Certes, les routes et les bâtiments publics sont des indicateurs importants de progrès. Ils facilitent la mobilité, améliorent les services publics et renforcent l’attractivité de la ville. Mais le développement ne saurait se limiter à des réalisations visibles.

Il doit aussi se mesurer à l’amélioration des conditions de vie de la population.

Le paradoxe est donc évident. D’un côté, Kisangani se modernise et se dote progressivement d’infrastructures dignes d’une grande ville.

De l’autre, de nombreuses familles voient leur niveau de vie se détériorer sous l’effet de l’inflation et de la hausse des prix des denrées alimentaires. Cette contradiction rappelle que la croissance des infrastructures ne produit pas automatiquement une amélioration du bien-être collectif.

Pour de nombreux économistes, la solution passe par une approche plus équilibrée du développement.

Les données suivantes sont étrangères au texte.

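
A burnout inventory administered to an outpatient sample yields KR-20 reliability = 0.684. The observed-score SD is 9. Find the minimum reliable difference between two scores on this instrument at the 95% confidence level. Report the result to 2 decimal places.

SEM = 9.0000 × √(1 − 0.6840) = 9.0000 × √0.3160 ≈ 9.0000 × 0.5621 ≈ 5.0592
SE_diff = SEM × √2 ≈ 5.0592 × 1.4142 ≈ 7.1549
Smallest detectable difference = 1.96×7.1549 ≈ 14.0235

14.02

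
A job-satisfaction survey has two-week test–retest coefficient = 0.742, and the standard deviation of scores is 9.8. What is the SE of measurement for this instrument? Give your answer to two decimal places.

SEM = 9.80000 * √(1 − 0.74200) = 9.80000 * √0.25800 ≈ 9.80000 * 0.50794 ≈ 4.97778

4.98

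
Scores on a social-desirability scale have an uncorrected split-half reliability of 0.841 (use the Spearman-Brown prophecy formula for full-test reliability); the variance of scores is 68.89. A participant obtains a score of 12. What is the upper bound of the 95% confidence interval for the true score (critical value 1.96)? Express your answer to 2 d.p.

16.78

SD = √68.89 ≈ 8.30000
Spearman-Brown: r = 2(0.841) / (1 + 0.841) = 1.68200 / 1.84100 ≈ 0.91363
SEM = 8.30000 * √(1 − 0.91363) = 8.30000 * √0.08637 ≈ 8.30000 * 0.29388 ≈ 2.43921
Half-width = 1.96*2.43921 ≈ 4.78086
Upper bound: 12 + 4.78086 = 16.78086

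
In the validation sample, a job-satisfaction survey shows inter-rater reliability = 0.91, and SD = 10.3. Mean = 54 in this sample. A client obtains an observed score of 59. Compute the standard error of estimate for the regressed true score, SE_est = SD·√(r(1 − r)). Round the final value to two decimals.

2.95

SE_est = 10.30000·√[r(1 − r)] ≈ 2.94767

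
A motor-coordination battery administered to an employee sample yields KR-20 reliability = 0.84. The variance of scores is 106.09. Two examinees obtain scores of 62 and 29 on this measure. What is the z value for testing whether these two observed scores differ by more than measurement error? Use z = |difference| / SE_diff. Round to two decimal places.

5.66

SD = √106.09 ≈ 10.3000
SEM = 10.3000 · √(1 − 0.8400) = 10.3000 · √0.1600 ≈ 10.3000 · 0.4000 ≈ 4.1200
Standard error of the difference = 4.1200·√2 ≈ 5.8266
z = |62 − 29| / 5.8266 = 33 / 5.8266 ≈ 5.6637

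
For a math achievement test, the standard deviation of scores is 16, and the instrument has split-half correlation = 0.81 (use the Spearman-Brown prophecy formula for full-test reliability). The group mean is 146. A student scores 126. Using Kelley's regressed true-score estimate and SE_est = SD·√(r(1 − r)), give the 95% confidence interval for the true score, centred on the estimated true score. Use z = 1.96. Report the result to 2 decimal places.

Full-length reliability (Spearman-Brown) = 2(0.81)/(1+0.81) ≈ 0.895
T̂ = r·X + (1 − r)·M = 0.895×126 + 0.105×146 ≈ 112.773 + 15.326 ≈ 128.099
SE_est = SD × √(r(1 − r)) = 16.000 × √0.094 ≈ 16.000 × 0.307 ≈ 4.904
CI = 128.099 ± 1.96 × 4.904 → [118.487, 137.712]

[118.49, 137.71]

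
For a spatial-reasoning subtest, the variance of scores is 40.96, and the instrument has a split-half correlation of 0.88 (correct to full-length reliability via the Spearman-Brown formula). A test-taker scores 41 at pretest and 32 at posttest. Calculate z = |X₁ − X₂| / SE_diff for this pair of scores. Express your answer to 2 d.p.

σ = 40.96^(1/2) = 6.400
Spearman-Brown: r = 2(0.88) / (1 + 0.88) = 1.760 / 1.880 ≈ 0.936
The standard error of measurement is 6.400×√(1 − 0.936) ≈ 6.400×0.253 ≈ 1.617.
SE_diff = √2 × SEM ≈ 2.287
z = 9 / 2.287 ≈ 3.936

3.94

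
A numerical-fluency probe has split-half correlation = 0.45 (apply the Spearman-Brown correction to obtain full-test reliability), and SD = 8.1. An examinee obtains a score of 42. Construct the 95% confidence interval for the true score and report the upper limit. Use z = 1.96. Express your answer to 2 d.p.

51.78

r_full = 2·0.45 / (1 + 0.45) ≈ 0.621
SEM = 8.100 × √(1 − 0.621) = 8.100 × √0.379 ≈ 8.100 × 0.616 ≈ 4.989
Half-width = 1.96×4.989 ≈ 9.778
Upper bound: 42 + 9.778 = 51.778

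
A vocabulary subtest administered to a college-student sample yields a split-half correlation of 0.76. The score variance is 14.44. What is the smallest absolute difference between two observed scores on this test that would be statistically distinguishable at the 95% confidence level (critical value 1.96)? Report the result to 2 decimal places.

3.89

σ = 14.44^(1/2) = 3.800
r_full = 2·0.76 / (1 + 0.76) ≈ 0.864
SEM = 3.800 × √(1 − 0.864) = 3.800 × √0.136 ≈ 3.800 × 0.369 ≈ 1.403
Standard error of the difference = 1.403·√2 ≈ 1.984
Smallest detectable difference = 1.96×1.984 ≈ 3.890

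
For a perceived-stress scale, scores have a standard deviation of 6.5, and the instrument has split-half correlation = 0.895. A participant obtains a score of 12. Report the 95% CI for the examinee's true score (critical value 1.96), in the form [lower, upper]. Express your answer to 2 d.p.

Spearman-Brown: r = 2(0.895) / (1 + 0.895) = 1.790 / 1.895 ≃ 0.945
SEM = 6.500 · √(1 − 0.945) = 6.500 · √0.055 ≃ 6.500 · 0.235 ≃ 1.530
Margin = 1.96 · 1.530 ≃ 2.999
95% CI: 12 ± 2.999 = [9.001, 14.999]

[9.00, 15.00]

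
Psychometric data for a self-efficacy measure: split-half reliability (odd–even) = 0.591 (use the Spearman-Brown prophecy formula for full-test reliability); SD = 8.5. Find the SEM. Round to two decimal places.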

Les investissements dans les infrastructures urbaines doivent être accompagnés d’investissements productifs capables de stimuler l’économie locale. À ce titre, les routes de desserte agricole apparaissent comme un maillon essentiel.

En facilitant l’évacuation des produits agricoles des zones de production vers les centres de consommation, ces routes permettent de réduire les coûts de transport, d’augmenter l’offre alimentaire sur les marchés et de limiter les pertes post-récolte.

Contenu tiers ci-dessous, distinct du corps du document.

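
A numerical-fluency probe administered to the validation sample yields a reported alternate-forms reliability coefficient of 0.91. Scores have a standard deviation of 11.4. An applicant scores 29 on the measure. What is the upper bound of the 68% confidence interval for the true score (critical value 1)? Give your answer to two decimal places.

The standard error of measurement is 11.40000*√(1 − 0.91000) ≈ 11.40000*0.30000 ≈ 3.42000.
Margin = 1 * 3.42000 ≈ 3.42000
Upper limit = 29 + 3.42000 ≈ 32.42000

32.42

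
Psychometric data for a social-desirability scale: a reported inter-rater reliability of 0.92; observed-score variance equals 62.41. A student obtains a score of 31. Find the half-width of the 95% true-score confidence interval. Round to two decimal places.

σ = 62.41^(1/2) = 7.900
The standard error of measurement is 7.900*√(1 − 0.920) ≃ 7.900*0.283 ≃ 2.234.
Half-width = 1.96*2.234 ≃ 4.380

4.38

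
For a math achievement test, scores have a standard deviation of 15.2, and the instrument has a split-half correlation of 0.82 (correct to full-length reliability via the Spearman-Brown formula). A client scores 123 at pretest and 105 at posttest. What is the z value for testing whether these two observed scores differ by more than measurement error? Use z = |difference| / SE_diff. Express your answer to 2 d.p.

2.66

Spearman-Brown: r = 2(0.82) / (1 + 0.82) = 1.640 / 1.820 ≈ 0.901
SEM = 15.200 · √(1 − 0.901) = 15.200 · √0.099 ≈ 15.200 · 0.314 ≈ 4.780
Standard error of the difference = 4.780·√2 ≈ 6.760
z = 18 / 6.760 ≈ 2.663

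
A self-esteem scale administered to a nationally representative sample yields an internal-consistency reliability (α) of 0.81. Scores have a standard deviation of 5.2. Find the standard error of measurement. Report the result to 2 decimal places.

2.27

The standard error of measurement is 5.2000×√(1 − 0.8100) ≃ 5.2000×0.4359 ≃ 2.2666.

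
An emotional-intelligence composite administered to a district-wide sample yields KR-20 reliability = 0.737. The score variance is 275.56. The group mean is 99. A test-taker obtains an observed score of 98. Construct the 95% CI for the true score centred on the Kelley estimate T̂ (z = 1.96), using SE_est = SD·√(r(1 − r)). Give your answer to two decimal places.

SD = √275.56 ≈ 16.60000
Estimated true score = 0.73700*98 + (1 − 0.73700)*99 ≈ 98.26300
SE_est = SD * √(r(1 − r)) = 16.60000 * √0.19383 ≈ 16.60000 * 0.44026 ≈ 7.30836
95% CI: 98.26300 ± 14.32438 ≈ (83.93862, 112.58738)

[83.94, 112.59]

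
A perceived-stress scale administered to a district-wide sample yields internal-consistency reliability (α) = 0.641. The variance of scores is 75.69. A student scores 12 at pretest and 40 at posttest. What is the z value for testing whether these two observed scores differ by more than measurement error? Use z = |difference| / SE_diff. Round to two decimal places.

3.80

SD = √75.69 ≃ 8.700
SEM = 8.700 × √(1 − 0.641) = 8.700 × √0.359 ≃ 8.700 × 0.599 ≃ 5.213
Standard error of the difference = 5.213·√2 ≃ 7.372
z = 28 / 7.372 ≃ 3.798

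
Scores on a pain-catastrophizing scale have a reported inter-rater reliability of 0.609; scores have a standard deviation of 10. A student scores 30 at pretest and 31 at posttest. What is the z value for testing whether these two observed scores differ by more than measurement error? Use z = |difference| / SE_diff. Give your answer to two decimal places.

0.11

SEM = 10.0000 * √(1 − 0.6090) = 10.0000 * √0.3910 ≈ 10.0000 * 0.6253 ≈ 6.2530
SE_diff = √2 * SEM ≈ 8.8431
z = |30 − 31| / 8.8431 = 1 / 8.8431 ≈ 0.1131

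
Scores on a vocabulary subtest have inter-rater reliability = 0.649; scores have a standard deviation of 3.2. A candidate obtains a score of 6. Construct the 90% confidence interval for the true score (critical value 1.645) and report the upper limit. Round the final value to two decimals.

SEM = 3.20000·√(1 − 0.64900) ≈ 1.89585
Half-width = 1.645·1.89585 ≈ 3.11867
Upper bound: 6 + 3.11867 = 9.11867

9.12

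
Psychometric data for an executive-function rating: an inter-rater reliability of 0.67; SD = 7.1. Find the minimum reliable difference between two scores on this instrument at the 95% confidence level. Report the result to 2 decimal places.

11.31

SEM = 7.100 * √(1 − 0.670) = 7.100 * √0.330 ≈ 7.100 * 0.574 ≈ 4.079
Standard error of the difference = 4.079·√2 ≈ 5.768
Minimum reliable difference = 1.96 * SE_diff ≈ 1.96 * 5.768 ≈ 11.305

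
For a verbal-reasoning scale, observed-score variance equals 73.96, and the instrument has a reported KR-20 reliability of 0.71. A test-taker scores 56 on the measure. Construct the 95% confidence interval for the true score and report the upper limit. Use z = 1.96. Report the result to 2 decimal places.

SD = √73.96 = 8.6000
SEM = 8.6000×√(1 − 0.7100) ≈ 4.6312
Margin = 1.96 × 4.6312 ≈ 9.0772
Upper limit = 56 + 9.0772 ≈ 65.0772

65.08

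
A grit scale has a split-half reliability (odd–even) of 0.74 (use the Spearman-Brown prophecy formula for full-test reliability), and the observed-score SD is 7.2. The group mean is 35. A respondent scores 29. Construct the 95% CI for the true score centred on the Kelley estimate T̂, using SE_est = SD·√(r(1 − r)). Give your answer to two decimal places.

Spearman-Brown: r = 2(0.74) / (1 + 0.74) = 1.4800 / 1.7400 ≈ 0.8506
Estimated true score = 0.8506·29 + (1 − 0.8506)·35 ≈ 29.8966
SE_est = 7.2000·√(0.8506·0.1494) ≈ 2.5669
95% CI: 29.8966 ± 5.0310 ≈ (24.8655, 34.9276)

[24.87, 34.93]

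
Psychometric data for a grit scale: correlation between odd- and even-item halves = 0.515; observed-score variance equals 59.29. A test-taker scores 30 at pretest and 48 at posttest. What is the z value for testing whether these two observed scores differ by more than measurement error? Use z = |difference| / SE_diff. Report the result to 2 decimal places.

SD = √59.29 = 7.70000
Spearman-Brown: r = 2(0.515) / (1 + 0.515) = 1.03000 / 1.51500 ≈ 0.67987
SEM = 7.70000*√(1 − 0.67987) ≈ 4.35668
SE_diff = SEM * √2 ≈ 4.35668 * 1.41421 ≈ 6.16127
z = |30 − 48| / 6.16127 = 18 / 6.16127 ≈ 2.92148

2.92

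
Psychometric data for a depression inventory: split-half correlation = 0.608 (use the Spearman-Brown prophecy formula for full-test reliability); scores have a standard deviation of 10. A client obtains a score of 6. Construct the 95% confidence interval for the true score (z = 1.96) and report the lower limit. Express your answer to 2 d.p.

-3.68

Full-length reliability (Spearman-Brown) = 2(0.608)/(1+0.608) ≃ 0.75622
SEM = 10.00000*√(1 − 0.75622) ≃ 4.93742
Half-width = 1.96*4.93742 ≃ 9.67734
Lower bound: 6 − 9.67734 = -3.67734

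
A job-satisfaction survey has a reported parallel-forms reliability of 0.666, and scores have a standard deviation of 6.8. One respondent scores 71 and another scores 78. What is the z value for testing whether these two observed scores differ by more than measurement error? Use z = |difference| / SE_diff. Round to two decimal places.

SEM = 6.800 * √(1 − 0.666) = 6.800 * √0.334 ≃ 6.800 * 0.578 ≃ 3.930
SE_diff = SEM * √2 ≃ 3.930 * 1.414 ≃ 5.558
z = 7 / 5.558 ≃ 1.260

1.26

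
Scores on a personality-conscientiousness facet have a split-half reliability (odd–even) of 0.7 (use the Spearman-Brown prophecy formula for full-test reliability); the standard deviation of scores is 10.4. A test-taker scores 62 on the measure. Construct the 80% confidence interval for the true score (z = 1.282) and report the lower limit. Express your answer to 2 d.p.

56.40

Spearman-Brown: r = 2(0.7) / (1 + 0.7) = 1.400 / 1.700 ≈ 0.824
SEM = 10.400×√(1 − 0.824) ≈ 4.369
Margin = 1.282 × 4.369 ≈ 5.601
Lower limit = 62 − 5.601 ≈ 56.399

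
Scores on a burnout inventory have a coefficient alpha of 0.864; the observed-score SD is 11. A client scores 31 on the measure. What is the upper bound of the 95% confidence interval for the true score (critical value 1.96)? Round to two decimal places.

38.95

SEM = 11.000 * √(1 − 0.864) = 11.000 * √0.136 ≃ 11.000 * 0.369 ≃ 4.057
1.96 * SEM ≃ 7.951
Upper limit = 31 + 7.951 ≃ 38.951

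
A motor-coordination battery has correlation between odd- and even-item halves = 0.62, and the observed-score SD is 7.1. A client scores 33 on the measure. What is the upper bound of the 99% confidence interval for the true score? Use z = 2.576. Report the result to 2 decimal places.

41.86

Spearman-Brown: r = 2(0.62) / (1 + 0.62) = 1.240 / 1.620 ≈ 0.765
SEM = 7.100 × √(1 − 0.765) = 7.100 × √0.235 ≈ 7.100 × 0.484 ≈ 3.439
Margin = 2.576 × 3.439 ≈ 8.858
Upper bound: 33 + 8.858 = 41.858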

À long terme, elles peuvent contribuer à stabiliser les prix et à renforcer le pouvoir d’achat des consommateurs.

Par ailleurs, le soutien à la production locale, l’encadrement des agriculteurs et l’amélioration des circuits de commercialisation constituent autant de leviers susceptibles d’avoir un impact direct sur le coût de la vie. Car une économie locale dynamique profite davantage aux populations qu’une croissance uniquement portée par les investissements publics.

Le défi pour les autorités est donc de faire en sorte que les bénéfices de la modernisation soient ressentis dans les foyers. Une route nouvellement construite doit non seulement embellir la ville, mais aussi permettre à la ménagère de trouver des produits alimentaires à des prix accessibles.

Un bâtiment moderne doit s’inscrire dans une politique globale visant à améliorer durablement les conditions de vie des citoyens.

Kisangani est aujourd’hui à un tournant. Les grands travaux en cours constituent une opportunité réelle pour son développement. Mais leur succès dépendra de leur capacité à produire des effets concrets sur le quotidien de la population. Car au-delà du béton et de l’asphalte, le véritable développement se mesure à la capacité des ménages à se nourrir, à se soigner, à éduquer leurs enfants et à envisager l’avenir avec confiance.

C’est à cette condition que la modernisation de Kisangani pourra être considérée comme une réussite pleinement partagée par tous.